The State’s effort to save the conviction by relying on the grossly negligent act variant fared no better. For one thing, “the grossly negligent variant of involuntary manslaughter requires that the defendant’s act be the legal – ‘but for’ – cause of the victim’s death,” and as the Court had already discussed, “the required causal chain was broken.” Id. Furthermore, the State had failed to produce evidence legally sufficient to establish gross negligence. “Gross negligence is not just big negligence,” but instead involves “a wanton or reckless disregard for human life. . . . Only conduct that is of extraordinary or outrageous character will be sufficient to imply this state of mind.” Id. (citation omitted) (internal quotation marks omitted). As the State apparently conceded, “the sale of heroin, without more, is not gross negligence.” Id. at 10. As the Court noted “a drug dealer wishes for his customers to remain alive so that he may sell them more heroin.” Id. Plus, many low-level dealers are also users and addicts and would “have no rational interest in making the conduct more dangerous.” Id. And if every sale of heroin constituted gross negligence, criminal liability for manslaughter would be reduced “to a matter of mere fortuity,” depending on whether a particular seller’s customer died. Id.

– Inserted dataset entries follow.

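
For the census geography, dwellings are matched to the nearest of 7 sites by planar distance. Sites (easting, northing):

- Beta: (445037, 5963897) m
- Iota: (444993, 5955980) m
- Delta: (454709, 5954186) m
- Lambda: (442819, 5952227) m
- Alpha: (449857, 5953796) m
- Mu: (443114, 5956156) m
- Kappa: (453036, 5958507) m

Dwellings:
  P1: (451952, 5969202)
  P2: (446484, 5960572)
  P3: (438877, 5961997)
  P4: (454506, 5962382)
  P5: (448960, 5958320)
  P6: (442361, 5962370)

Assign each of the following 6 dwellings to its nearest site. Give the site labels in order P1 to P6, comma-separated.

Beta, Beta, Beta, Kappa, Kappa, Beta

P1 → Beta (d²=75960250.00)
P2 → Beta (d²=13149434.00)
P3 → Beta (d²=41555600.00)
P4 → Kappa (d²=17176525.00)
P5 → Kappa (d²=16648745.00)
P6 → Beta (d²=9492705.00)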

The State argued that several facts collectively supported a finding of grossly negligent conduct. The State noted that the amount of heroin sold to Maltrey was a lethal dose. The State also noted that the defendant knew Maltrey was an addict, who “was young and less experienced than” the defendant. Id. at 11. The State further claimed that the defendant “was aware of the dangers of heroin use” and “that the circumstances of the sale – in the middle of the night, after Maltrey’s multiple, frantic attempts to contact Thomas were ‘weird.’” Id. The Court, however, summarily rejected that argument, holding “as a matter of law that these facts, if believed, are evidence of simple negligence, not the sort of gross negligence necessary to sustain a conviction for involuntary manslaughter.” Id.
The Court concluded its opinion on a cautionary note, remarking that while the facts before the Court were not sufficient to support a manslaughter conviction, the facts surrounding other heroin overdose deaths could conceivably support such a conviction:
We do not wish for this Opinion to be misunderstood. Thomas committed a serious crime and for it received a long sentence of incarceration of incarceration. That was no challenged and we do not doubt its correctness. Nor do we say necessarily that drug dealers categorically cannot be liable for involuntary manslaughter when their customers die. We say only that the facts of this case do not legally support the conviction.

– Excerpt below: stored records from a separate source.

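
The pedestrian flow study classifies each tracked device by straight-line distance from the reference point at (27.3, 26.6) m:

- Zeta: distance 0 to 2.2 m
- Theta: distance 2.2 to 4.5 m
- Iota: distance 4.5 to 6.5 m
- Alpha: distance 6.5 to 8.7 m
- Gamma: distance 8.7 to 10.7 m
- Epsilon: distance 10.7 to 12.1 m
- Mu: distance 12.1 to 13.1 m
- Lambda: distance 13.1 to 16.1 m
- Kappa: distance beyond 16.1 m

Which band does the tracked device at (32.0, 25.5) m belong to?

Iota

Distance = √((32.0−27.3)² + (25.5−26.6)²) = √(22.090 + 1.210) = 4.827 m.
4.5 ≤ 4.827 < 6.5 → Iota.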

Thanks Brad, it’s an interesting opinion. I see that some states have gone much further than Maryland, in using the regular manslaughter statute, particularly Ohio, in some quick research I did. In Federal Court, they focus on the penalty differently, as it’s been used as part of 21 USCS § 841 which has a severe penalty enhancement for drug crimes that result in death, and now must be submitted to a jury beyond a reasonable doubt. Additionally, under the Supreme Court’s decision of Burrage v. United States, 134 S. Ct. 881 (2014), for the overdose to apply the enhancement, the illegal drug distribution must be a “but for” cause of death.